# Using Crate Training and Ex-Pen



## TwistofFate (Mar 20, 2008)

My husband and I just brought home a 13 week Maltese puppy. He is adorable and I love him!

We have been trying to train Barkley about sleeping in his crate and being in his exercise pen during the day. We both work during the day and have the exercise pen (with puppy pad inside) because we know he is too little to be able to hold it that long. We are using the crate at night and he is doing ok with that. He still whines and cries when he is put in both. I don't think he is used to it yet.

Do you think that he will learn about going to elimintate outside even with the puppy pad being in the ex-pen? We still have one upstairs because he is still not trained yet. Soon we will be folding it in half and then into quarters. Hopefully, he will learn to not go in the house, but will he be confused because of the ex-pen puppy pad? Ideally, we want him to only eliminate outside.

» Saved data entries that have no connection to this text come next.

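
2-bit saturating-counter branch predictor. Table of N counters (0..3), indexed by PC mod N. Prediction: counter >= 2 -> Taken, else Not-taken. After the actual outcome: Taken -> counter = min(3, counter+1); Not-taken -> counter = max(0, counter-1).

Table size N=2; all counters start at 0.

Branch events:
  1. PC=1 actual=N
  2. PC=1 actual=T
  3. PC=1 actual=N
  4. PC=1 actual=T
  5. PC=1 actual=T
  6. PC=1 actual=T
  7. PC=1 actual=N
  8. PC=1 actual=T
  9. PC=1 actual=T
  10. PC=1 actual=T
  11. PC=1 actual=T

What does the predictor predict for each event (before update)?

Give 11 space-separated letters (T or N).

Answer: N N N N N T T T T T T

Derivation:
Ev 1: PC=1 idx=1 pred=N actual=N -> ctr[1]=0
Ev 2: PC=1 idx=1 pred=N actual=T -> ctr[1]=1
Ev 3: PC=1 idx=1 pred=N actual=N -> ctr[1]=0
Ev 4: PC=1 idx=1 pred=N actual=T -> ctr[1]=1
Ev 5: PC=1 idx=1 pred=N actual=T -> ctr[1]=2
Ev 6: PC=1 idx=1 pred=T actual=T -> ctr[1]=3
Ev 7: PC=1 idx=1 pred=T actual=N -> ctr[1]=2
Ev 8: PC=1 idx=1 pred=T actual=T -> ctr[1]=3
Ev 9: PC=1 idx=1 pred=T actual=T -> ctr[1]=3
Ev 10: PC=1 idx=1 pred=T actual=T -> ctr[1]=3
Ev 11: PC=1 idx=1 pred=T actual=T -> ctr[1]=3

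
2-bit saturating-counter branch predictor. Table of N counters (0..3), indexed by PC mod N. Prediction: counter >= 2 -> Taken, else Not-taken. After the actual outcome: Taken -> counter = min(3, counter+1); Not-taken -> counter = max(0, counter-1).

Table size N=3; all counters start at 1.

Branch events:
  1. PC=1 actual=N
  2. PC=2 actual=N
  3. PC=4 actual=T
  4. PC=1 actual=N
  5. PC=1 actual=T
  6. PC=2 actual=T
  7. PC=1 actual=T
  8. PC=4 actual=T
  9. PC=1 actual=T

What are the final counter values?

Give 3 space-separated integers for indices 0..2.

Answer: 1 3 1

Derivation:
Ev 1: PC=1 idx=1 pred=N actual=N -> ctr[1]=0
Ev 2: PC=2 idx=2 pred=N actual=N -> ctr[2]=0
Ev 3: PC=4 idx=1 pred=N actual=T -> ctr[1]=1
Ev 4: PC=1 idx=1 pred=N actual=N -> ctr[1]=0
Ev 5: PC=1 idx=1 pred=N actual=T -> ctr[1]=1
Ev 6: PC=2 idx=2 pred=N actual=T -> ctr[2]=1
Ev 7: PC=1 idx=1 pred=N actual=T -> ctr[1]=2
Ev 8: PC=4 idx=1 pred=T actual=T -> ctr[1]=3
Ev 9: PC=1 idx=1 pred=T actual=T -> ctr[1]=3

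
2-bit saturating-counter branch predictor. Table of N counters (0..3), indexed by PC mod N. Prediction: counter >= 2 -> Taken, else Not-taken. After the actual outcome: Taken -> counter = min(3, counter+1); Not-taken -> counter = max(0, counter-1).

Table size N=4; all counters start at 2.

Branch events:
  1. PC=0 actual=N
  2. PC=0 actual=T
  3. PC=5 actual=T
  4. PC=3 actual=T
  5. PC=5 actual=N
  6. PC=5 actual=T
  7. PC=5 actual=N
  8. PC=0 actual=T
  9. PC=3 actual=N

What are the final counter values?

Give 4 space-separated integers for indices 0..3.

Ev 1: PC=0 idx=0 pred=T actual=N -> ctr[0]=1
Ev 2: PC=0 idx=0 pred=N actual=T -> ctr[0]=2
Ev 3: PC=5 idx=1 pred=T actual=T -> ctr[1]=3
Ev 4: PC=3 idx=3 pred=T actual=T -> ctr[3]=3
Ev 5: PC=5 idx=1 pred=T actual=N -> ctr[1]=2
Ev 6: PC=5 idx=1 pred=T actual=T -> ctr[1]=3
Ev 7: PC=5 idx=1 pred=T actual=N -> ctr[1]=2
Ev 8: PC=0 idx=0 pred=T actual=T -> ctr[0]=3
Ev 9: PC=3 idx=3 pred=T actual=N -> ctr[3]=2

Answer: 3 2 2 2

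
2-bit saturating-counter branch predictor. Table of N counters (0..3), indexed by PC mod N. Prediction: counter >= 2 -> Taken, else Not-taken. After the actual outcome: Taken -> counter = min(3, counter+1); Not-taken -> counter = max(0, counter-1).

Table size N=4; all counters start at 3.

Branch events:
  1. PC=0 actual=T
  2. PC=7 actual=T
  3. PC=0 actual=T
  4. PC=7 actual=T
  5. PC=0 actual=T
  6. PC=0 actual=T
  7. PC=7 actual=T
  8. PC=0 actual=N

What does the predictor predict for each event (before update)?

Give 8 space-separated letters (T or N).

Answer: T T T T T T T T

Derivation:
Ev 1: PC=0 idx=0 pred=T actual=T -> ctr[0]=3
Ev 2: PC=7 idx=3 pred=T actual=T -> ctr[3]=3
Ev 3: PC=0 idx=0 pred=T actual=T -> ctr[0]=3
Ev 4: PC=7 idx=3 pred=T actual=T -> ctr[3]=3
Ev 5: PC=0 idx=0 pred=T actual=T -> ctr[0]=3
Ev 6: PC=0 idx=0 pred=T actual=T -> ctr[0]=3
Ev 7: PC=7 idx=3 pred=T actual=T -> ctr[3]=3
Ev 8: PC=0 idx=0 pred=T actual=N -> ctr[0]=2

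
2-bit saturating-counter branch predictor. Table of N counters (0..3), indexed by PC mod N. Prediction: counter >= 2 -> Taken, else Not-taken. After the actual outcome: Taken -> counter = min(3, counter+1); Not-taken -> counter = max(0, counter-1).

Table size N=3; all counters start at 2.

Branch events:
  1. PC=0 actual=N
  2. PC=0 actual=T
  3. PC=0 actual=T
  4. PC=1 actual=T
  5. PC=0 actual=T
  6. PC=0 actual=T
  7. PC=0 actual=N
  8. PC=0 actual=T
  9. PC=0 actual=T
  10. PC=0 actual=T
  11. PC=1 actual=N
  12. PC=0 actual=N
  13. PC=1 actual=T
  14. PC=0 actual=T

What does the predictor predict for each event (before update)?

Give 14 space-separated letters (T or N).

Answer: T N T T T T T T T T T T T T

Derivation:
Ev 1: PC=0 idx=0 pred=T actual=N -> ctr[0]=1
Ev 2: PC=0 idx=0 pred=N actual=T -> ctr[0]=2
Ev 3: PC=0 idx=0 pred=T actual=T -> ctr[0]=3
Ev 4: PC=1 idx=1 pred=T actual=T -> ctr[1]=3
Ev 5: PC=0 idx=0 pred=T actual=T -> ctr[0]=3
Ev 6: PC=0 idx=0 pred=T actual=T -> ctr[0]=3
Ev 7: PC=0 idx=0 pred=T actual=N -> ctr[0]=2
Ev 8: PC=0 idx=0 pred=T actual=T -> ctr[0]=3
Ev 9: PC=0 idx=0 pred=T actual=T -> ctr[0]=3
Ev 10: PC=0 idx=0 pred=T actual=T -> ctr[0]=3
Ev 11: PC=1 idx=1 pred=T actual=N -> ctr[1]=2
Ev 12: PC=0 idx=0 pred=T actual=N -> ctr[0]=2
Ev 13: PC=1 idx=1 pred=T actual=T -> ctr[1]=3
Ev 14: PC=0 idx=0 pred=T actual=T -> ctr[0]=3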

Do you have any suggestions?


----------



## jmm (Nov 23, 2004)

Dogs can learn both, but he is not learning to hold it during the day because he always has a pee pad available. That may make a problem later on if you want to totally remove the pee pads.


----------



## The A Team (Dec 1, 2005)

I've always had a pee pee pad in the xpen and even available when the xpen disappeared...

Archie chose to use the outdoors (except when it's raining)...and Abbey uses both regularly.

It just sort of happened that way. If they go outside I praise them and if they go in the box (I have a box to fit the pad) I praise them too.

If your pup chooses to mainly go outside and the pad isn't being used much anymore - I'd say take it away if you don't want him using it. Personally I think it's great to have, especially when it's raining or snowing, etc.


----------



## TwistofFate (Mar 20, 2008)

> Dogs can learn both, but he is not learning to hold it during the day because he always has a pee pad available. That may make a problem later on if you want to totally remove the pee pads.[/B]


I guess it is a catch 22. We know that he can't wait as long as it will take us to get home. So, go on the potty pads in the ex-pen or go anyways on the floor of the ex-pen? Will he understand that the ex-pen and crate are both his "home/den?" I don't know what is best to do. I just don't want to confuse him.


----------



## jmm (Nov 23, 2004)

> > index.php?act=findpost&pid=550145
> 
> 
> 
> ...



You either have to have a petsitter come take him out or you need to use the pee pads and realize you can't just take them up and expect him to automatically go outdoors.


----------